In line with our desire to be transparent and to provide as much information to our customers as possible, below we have detailed what happened and what we did.
While infrastructure failures are not common they do occur from time to time and if the outages caused any impact to clients business we apologise.
Osmotion uses a third party datacenter provider called SoftLayer (www.softlayer.com). When providing hosting services Osmotion commissions and maintains our clients installations on Virtual Machines hosted on SoftLayer infrastructure.
On the 12th January 2013 a piece of hardware called a router began to display erratic behavior, the main symptom being higher than usual CPU usage. The behavior first became apparent at 11:18am (AEST). While SoftLayer had to intervene, the hardware did not fail but did create disruptions in web traffic as some requests timed out.
Within 2 hours SoftLayer had moved to the failover hardware and brought the router back online. At 18:30pm (AEST) SoftLayer advised that they would be upgrading the hardware in 30 minutes and that a short disruption would occur during the process.
The upgrade was completed and an upgraded redundant server was put in place to handle further issues. Final notification was received at 19:50pm (AEST) advising the issue was resolved and would be monitored.
On the 20th January 2013 the same router began to display similar symptoms. SoftLayer advised us at 12:54pm (AEST) that some disruption was occurring at that the issue was being investigated. At 13:50am SoftLayer advised the issue was causing significant disruption and an outage would occur while their engineers investigated and rectified. SoftLayer advised that issue was closed and all services had been returned at 17:31pm (AEST).
On the 24th January 2013 the router again began to display the same symptoms. Osmotion received a notification at 01:46am (AEST) advising that the issue was being investigated.
At 06:30am (AEST) we received notification that the offending hardware would be completely replaced with a new device. We were advised that there would be an outage for 10mins between 07:12am (AEST) and 07:22am (AEST).
At 07:32am (AEST) we were advised that all issues were resolved and services restored.
During this period The Osmotion Technical Team and the Support Team worked closely together to work on notifying our customers and keeping them up to date.
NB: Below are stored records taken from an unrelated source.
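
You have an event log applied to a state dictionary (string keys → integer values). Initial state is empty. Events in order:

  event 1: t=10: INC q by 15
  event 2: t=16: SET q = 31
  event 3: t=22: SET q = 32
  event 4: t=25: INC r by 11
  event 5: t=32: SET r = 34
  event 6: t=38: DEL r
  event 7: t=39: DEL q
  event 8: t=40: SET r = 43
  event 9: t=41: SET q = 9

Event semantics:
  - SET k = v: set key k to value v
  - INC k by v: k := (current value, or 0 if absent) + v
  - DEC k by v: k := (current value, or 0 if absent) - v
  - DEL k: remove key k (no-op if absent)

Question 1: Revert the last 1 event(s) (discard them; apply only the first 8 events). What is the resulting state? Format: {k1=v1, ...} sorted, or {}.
Keep first 8 events (discard last 1):
  after event 1 (t=10: INC q by 15): {q=15}
  after event 2 (t=16: SET q = 31): {q=31}
  after event 3 (t=22: SET q = 32): {q=32}
  after event 4 (t=25: INC r by 11): {q=32, r=11}
  after event 5 (t=32: SET r = 34): {q=32, r=34}
  after event 6 (t=38: DEL r): {q=32}
  after event 7 (t=39: DEL q): {}
  after event 8 (t=40: SET r = 43): {r=43}

Answer: {r=43}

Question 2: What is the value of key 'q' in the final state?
Track key 'q' through all 9 events:
  event 1 (t=10: INC q by 15): q (absent) -> 15
  event 2 (t=16: SET q = 31): q 15 -> 31
  event 3 (t=22: SET q = 32): q 31 -> 32
  event 4 (t=25: INC r by 11): q unchanged
  event 5 (t=32: SET r = 34): q unchanged
  event 6 (t=38: DEL r): q unchanged
  event 7 (t=39: DEL q): q 32 -> (absent)
  event 8 (t=40: SET r = 43): q unchanged
  event 9 (t=41: SET q = 9): q (absent) -> 9
Final: q = 9

Answer: 9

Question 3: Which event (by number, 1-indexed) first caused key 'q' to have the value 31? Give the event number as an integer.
Answer: 2

Derivation:
Looking for first event where q becomes 31:
  event 1: q = 15
  event 2: q 15 -> 31  <-- first match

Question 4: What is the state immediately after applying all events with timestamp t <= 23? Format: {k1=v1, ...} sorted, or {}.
Apply events with t <= 23 (3 events):
  after event 1 (t=10: INC q by 15): {q=15}
  after event 2 (t=16: SET q = 31): {q=31}
  after event 3 (t=22: SET q = 32): {q=32}

Answer: {q=32}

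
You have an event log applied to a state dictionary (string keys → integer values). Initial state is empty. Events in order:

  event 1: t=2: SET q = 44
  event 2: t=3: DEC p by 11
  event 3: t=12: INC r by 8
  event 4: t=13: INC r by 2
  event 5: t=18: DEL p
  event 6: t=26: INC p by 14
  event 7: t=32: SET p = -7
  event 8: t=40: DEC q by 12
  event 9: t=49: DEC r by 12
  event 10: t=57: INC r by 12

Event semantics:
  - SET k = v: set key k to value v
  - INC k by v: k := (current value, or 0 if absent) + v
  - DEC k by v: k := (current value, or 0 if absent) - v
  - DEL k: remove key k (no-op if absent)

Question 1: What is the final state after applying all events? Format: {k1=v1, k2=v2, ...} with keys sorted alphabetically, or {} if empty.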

However, this was our first major series of issues and we were keen to review what we did and identify how we can improve our processes. Our major focus was to determine if our hosted clients received the information they needed in a timely manner and if the channels we used (Email, Phone and Helpdesk) were appropriate.
The key review items for our Support Team were:
Last year we introduced two tools to manage application and infrastructure monitoring; Nagios and New Relic. The intention was that we would be notified as soon as an issue became apparent and allow us to notify our customers rather than the other way around.
However, during each of these incidents our customers new just before or at the same time we did. Our review identified that the notifications are on a 15 minute schedule, this means that there is the potential for us to find out up to 15 minutes after an outage occurs (This is in fact what happen on one occasion).
Additionally, our processes focused on our own notifications and the SoftLayer notifications were not monitored in real-time but rather as a diagnostic tool.
To rectify this we have started to work with SoftLayer to make their notifications real-time and to shorten the schedule for our own tools. The final solution for consuming notifications will require some work and we will update our Hosted Customers once we have finalised and formalised the process.
Once identified, our best endeavors to notify you of the disruption relied on out of date contact lists and email addresses, slowing up the notification process.
To rectify this we have asked for your help to create the most appropriate recipient list for notifications. Each of our Hosted Clients has been asked to complete a questionnaire that will allow us to get the information to the people that need it. Our internal systems are in place to call up the list as required.
We also spent some time analyzing and critiquing the most effective means of communicating to clients. Again we have engaged directly with our Hosted Clients to ascertain which channels are appropriate for which users. If you would like to suggest additional channels please feel free to make suggestions below or on our Helpdesk.
I believe that our capacity and capability to deal with clients directly is a key part of our Support value proposition. We will maintain phone calls as our first step to ensure clarity in communication.
However, it is understood that people are not always available and the commitment is that all initial notifications and updates will be forwarded by email and text message where requested.
Updates will continue to be posted to the Osmo Helpdesk Home Page to ensure users not on the key contacts list have access to the information.
Thank you for your cooperation and feedback. While we have some work to finalise with internal notifications, we feel this experience has helped with another Osmotion business improvement.